Times have changed since the district became an early adopter of internet communications, adopting the secure PowerSchool program for internal communication of grades and other matters in 2001. Back then, most users accessed the web on their desktop computers. Today, 75% to 80% say their mobile devices are their preferred means of communication.
So Richman and communications specialist Chelsea Diederich set out to reach their audience where they’re at today. Beginning last July with the selection of digital application developer Apptegy, they have used its platform and framework to build an app uniquely linked to MAPS.
The information Moorhead parents needs and want most will be just a tap or two away, Chelsea explained, with the MAPS app. (Their program can’t officially bear that snappy little name, though, due to possible confusion with Google Maps.)
The free app will be available in the iStore and Google Apps when it goes live Monday, April 5. Once downloaded and installed, it reveals an interface quickly customized to the parent’s situation.

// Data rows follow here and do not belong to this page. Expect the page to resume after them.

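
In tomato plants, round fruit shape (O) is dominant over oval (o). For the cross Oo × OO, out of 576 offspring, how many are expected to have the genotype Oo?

Punnett square for Oo × OO:
Offspring genotypes: 2 OO, 2 Oo
Total offspring: 4
Count with target: 2
Probability: 2/4 = 1/2
Expected count = 1/2 × 576 = 288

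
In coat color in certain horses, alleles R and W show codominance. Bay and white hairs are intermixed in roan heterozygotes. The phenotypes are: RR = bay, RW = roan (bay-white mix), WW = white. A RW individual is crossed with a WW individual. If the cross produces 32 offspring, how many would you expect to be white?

Punnett square for RW × WW:
Offspring genotypes: 2 RW, 2 WW
Phenotype counts: 2 roan (bay-white mix), 2 white
white: 2 out of 4 → fraction 1/2
Expected count = 1/2 × 32 = 16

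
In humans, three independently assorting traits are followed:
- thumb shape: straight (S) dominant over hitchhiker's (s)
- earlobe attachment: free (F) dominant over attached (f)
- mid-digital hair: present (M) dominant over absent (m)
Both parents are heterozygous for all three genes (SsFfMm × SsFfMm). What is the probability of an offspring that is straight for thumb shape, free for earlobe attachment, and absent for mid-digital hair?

Trihybrid cross: SsFfMm × SsFfMm
Each trait segregates independently with a 3:1 phenotypic ratio, so each gene contributes 3/4 (dominant) or 1/4 (recessive).
Target: straight (thumb shape), free (earlobe attachment), absent (mid-digital hair)
Probability = product of independent per-trait probabilities
= 3/4 × 3/4 × 1/4 = 9/64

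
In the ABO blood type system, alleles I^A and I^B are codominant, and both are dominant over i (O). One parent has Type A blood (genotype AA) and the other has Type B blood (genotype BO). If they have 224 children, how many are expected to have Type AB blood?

Cross: AA × BO
Possible offspring genotypes: 2 AB, 2 AO
Blood type counts: 2 Type AB, 2 Type A
Probability of Type AB: 2/4 = 1/2
Expected count = 1/2 × 224 = 112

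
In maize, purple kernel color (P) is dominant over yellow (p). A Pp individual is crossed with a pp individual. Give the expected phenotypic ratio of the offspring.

Punnett square for Pp × pp:
Offspring genotypes: 2 Pp, 2 pp
purple: 2, yellow: 2
Ratio: 1:1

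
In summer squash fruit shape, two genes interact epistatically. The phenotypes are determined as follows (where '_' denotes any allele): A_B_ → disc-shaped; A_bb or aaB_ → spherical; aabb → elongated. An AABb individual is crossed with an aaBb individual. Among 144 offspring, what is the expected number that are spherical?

Cross: AABb × aaBb — consider each gene separately:
A gene: AA × aa → 4 Aa → 4 A_ (out of 4)
B gene: Bb × Bb → 1 BB, 2 Bb, 1 bb → 3 B_ : 1 bb (out of 4)
Genotype classes (out of 4 × 4 = 16): A_B_ = 4×3 = 12; A_bb = 4×1 = 4
Apply the phenotype rules: A_B_ (12) → disc-shaped; A_bb (4) → spherical
Phenotype counts (out of 16): 12 disc-shaped, 4 spherical
spherical: 4 out of 16 → fraction 1/4
Expected count = 1/4 × 144 = 36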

One big advantage, Diederich pointed out, is that it breaks the language barrier that has increasingly with the many new Americans whose children attend local schools. The app senses the language to which the smartphone or tablet is set, then automatically performs translations from English to the four major languages spoken by students’ families – Kurdish, Somali, Arabic and Spanish. (About 47 languages are represented in Moorhead classrooms, she adds, but most have a much smaller number of native speakers.)
Richman explains that the app offers a way to cut through the clutter of too much information: “It will provide you with segmented, targeted information – just what you want, when you want it.” Parents select the school or schools which their youngsters attend. That permits them to connect directly with each campus’s unique feed, including school news, updates, the events calendar and even that day’s hot lunch menu. Each school controls and can post its own content, including news items and live feeds, much like social media. The app also contains a link to PowerSchool, though a username and password are required to access the private information it contains.
“We can also do push notifications directly to parents,” Richman notes. It offers direct, immediate communication with parents without having to go through the app.
Diederich emphasizes that the MAPS app is extremely user-friendly, even for the older generations. “As long as you know how to download an app for Apple or Android, you’ll be able to use it,” she assures the technologically timid.
If not, you can always ask your kids.